The language should be revised.

Abstract: Indicate first study group and then control, presentation is unprecise. Do that throughout the manuscript.

You should state clearly what is the main outcome and which ones are the secondary outcomes.

Introduction: You should add the reason why UI and POP coexist.
You report carefully the risk for de novo SUI, but you should also mention that it is possible that correction of POP may also relieve SUI (in 27% of women, Borstad et al).

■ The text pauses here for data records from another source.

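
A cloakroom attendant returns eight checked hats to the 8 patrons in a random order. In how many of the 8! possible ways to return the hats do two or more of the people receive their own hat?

10655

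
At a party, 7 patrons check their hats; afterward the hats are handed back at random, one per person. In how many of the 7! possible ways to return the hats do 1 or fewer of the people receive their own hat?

Sum C(7,i)·!(7-i) for i = 0..1:
  i=0: C(7,0)·!7 = 1·1854 = 1854
  i=1: C(7,1)·!6 = 7·265 = 1855
Total = 3709.

3709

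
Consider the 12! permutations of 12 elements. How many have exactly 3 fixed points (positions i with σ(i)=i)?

29369120

Pick the 3 fixed positions: C(12,3) = 220 ways.
The other 9 form a derangement: !9 = 133496.
Total: 220 × 133496 = 29369120.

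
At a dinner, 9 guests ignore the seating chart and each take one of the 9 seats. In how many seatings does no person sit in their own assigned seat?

133496

!9 is the nearest integer to 9!/e.
9! = 362880, and 362880/e ≈ 133496.09, so !9 = 133496.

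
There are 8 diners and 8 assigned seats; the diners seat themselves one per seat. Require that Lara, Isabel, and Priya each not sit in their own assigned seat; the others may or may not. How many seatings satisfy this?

27240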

In the discussion you show numeral references of the topic, state shortly the existing data and then indicate why you wanted to do this study.

You need to write out LUTS when mentioned first time.

You need to add the risk of long-term pain and erosion to risk for serious adverse events.

M&M:

Indicate your study design, prospective cohort study?

Present first the study group.

You should present the baseline situation according to POP, any difference between the groups?
How long time there was from POP surgery to TVT? How many of the women had had SUI before the POP operation? How did you choose those 84 women? How many women did have POP operation in your clinic during your study time, are these the women who contacted you to have SUI after POP operation?

The follow-up time is too wide, you can`t combine 3 and 20 months, you need to take the time point where you compare the results, e.g. 12 months.

How did you get the numbers for the groups, no power calculations?

You could have used also some other questionnaire e.g. UDI-6 to get more information.

 

Results: Present the questions, not only numbers, if you are not familiar with the questionnaire those numbers do not say anything.

Tables: do not combine IQ7 and pad test. What do those numbers one to five present in the Tables?

Discussion: You should compare your results more actively to previous data. Discussion is too long, comprise it.